What Davies got right about Who back in 2005 was making it look like it belonged on TV

For what it’s worth, I think Who should be engaged with social issues. The great thing about science fiction is its ability to challenge the status quo in a way that doesn’t alienate people who think they disagree with you. In an age where ambiguity is often read as suspect — or outright dangerous — it is unsurprising that Chibnall has eschewed allegory in favour of blunt lectures. Showing the end result of racism as being a hate-filled squid in a mobile tank killing everyone it disagrees with is, perhaps oddly, more powerful — and less divisive — than simply saying “racism is bad”. 

Davies understood this. His episodes were no less political than Chibnall’s, but allowed the viewer to find their own way to the message. His writing is sharp, savage and satirical but often without judgement. He can take aim at the deleterious effect of mass media while also acknowledging how much fun crap TV can be.

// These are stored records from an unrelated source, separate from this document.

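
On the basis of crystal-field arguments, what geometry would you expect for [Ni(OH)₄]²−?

tetrahedral

Summing ligand charges against the −2 overall charge gives an oxidation state of +2 for nickel.
Nickel is a group-10 element; Ni(II) is therefore d⁸.
Coordination number: 4.
Hydroxide is a weak-field ligand.
With weak-field ligands the CFSE gain from square planar is small, so a 3d d⁸ ion takes the sterically preferred tetrahedral geometry.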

Being a great dramatist, he understands that people are rarely ever one thing — that the things that motivate us can also destroy us. That all of us are wonderful and terrible. In his first Christmas episode, he has the noble and lovely Penelope Wilton obliterate a retreating alien spacecraft and earn the wrath of Tennant’s Time Lord — who then collapses her career with a bit of blatant misogyny. Was he wrong? Was she? I still don’t know! That’s what brilliant writing looks like. 

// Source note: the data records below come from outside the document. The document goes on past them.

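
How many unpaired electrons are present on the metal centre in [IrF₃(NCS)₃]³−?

0 unpaired electrons

Each fluoride is −1; each isothiocyanate is −1; balancing the −3 overall charge requires Ir(III).
Ir sits in group 9, so the d-electron count is 9 − 3 = 6.
The spin state decides the count: a 5d ion has a large Δₒ and is invariably low-spin.
An octahedral low-spin d⁶ ion is t₂g⁶e_g⁰, giving 0 unpaired electrons.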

What Davies got right about Who back in 2005 was making it look like it belonged on TV. He fused American genre telly — notably Buffy — with British mainstream drama. Fans called it soapy. They bucked against the focus on emotion and character. They were wrong. Davies knew they were wrong. He was a lifelong Who fan — he had written a Doctor Who novel while the show was off-air — but knew better than to make the show for people like him. Gone was all that baggage and continuity, all those old men in capes, planets called Gallifrey and slow-moving adventures on the planet beige. His Who was fast, loose and colourful. It was for everyone. 

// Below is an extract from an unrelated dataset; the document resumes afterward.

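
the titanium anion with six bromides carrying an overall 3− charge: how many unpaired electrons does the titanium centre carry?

Each bromide is −1; balancing the −3 overall charge requires Ti(III).
Group 4 minus oxidation state 3 gives a d¹ configuration.
In an octahedral field the d¹ configuration is t₂g¹e_g⁰ (only one arrangement possible), giving 1 unpaired electron.

1 unpaired electron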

Making it a co-production between the BBC and Davies’ own production house might guarantee the show’s future

Times have changed. The geeks have inherited the pop culture. But Davies understands that Who isn’t for the geeks. The geeks will watch it, no matter how much they hate it. Back in the 80s, it wasn’t Buck Rogers or Star Wars that killed Doctor Who, it was the BBC running it up against Coronation Street

If Who is to survive and thrive in the 2020s, it doesn’t need to compete with Marvel or please the Twitter hordes. It needs to be a show that will win over the people who watch Bridgerton, Line of Duty, I May Destroy You and, yes, Corrie. Davies is the man to do it.

Some may fear a backwards step. But the new and most interesting part of today’s announcement was that, for the first time, Doctor Who will be a co-production between BBC Studios and Davies’ own production house Bad Wolf. 

This might be the one decision that guarantees the show’s long-term future. Rumours abound that the Beeb struggled to find a replacement showrunner for Chibnall, meaning the show might have sat out its 60th anniversary on the benches. Being overseen by an external production company could provide the show with a new sense of security, instead of being tossed between writers every four or five years. It isn’t hard to imagine Davies stepping back from the writing to oversee the show (and a new raft of spin offs)  and nurture new talent.

I think Davies was right to step down from Who when he did in 2010, not because he was exhausted, but because the format he had created was beginning to look tired. More than a decade later, it looks positively knackered.The same can’t be said of Davies. His recent work on A Very English Scandal, Years and Years and It’s A Sin suggests one of our greatest living dramatists is still peaking. He’s not travelling back in time to recapture past glories. If he’s coming back it’s because he’s found a way to save Who again. To make this oldest of sci-fi shows feel brand new again, just in time for its next big birthday bash.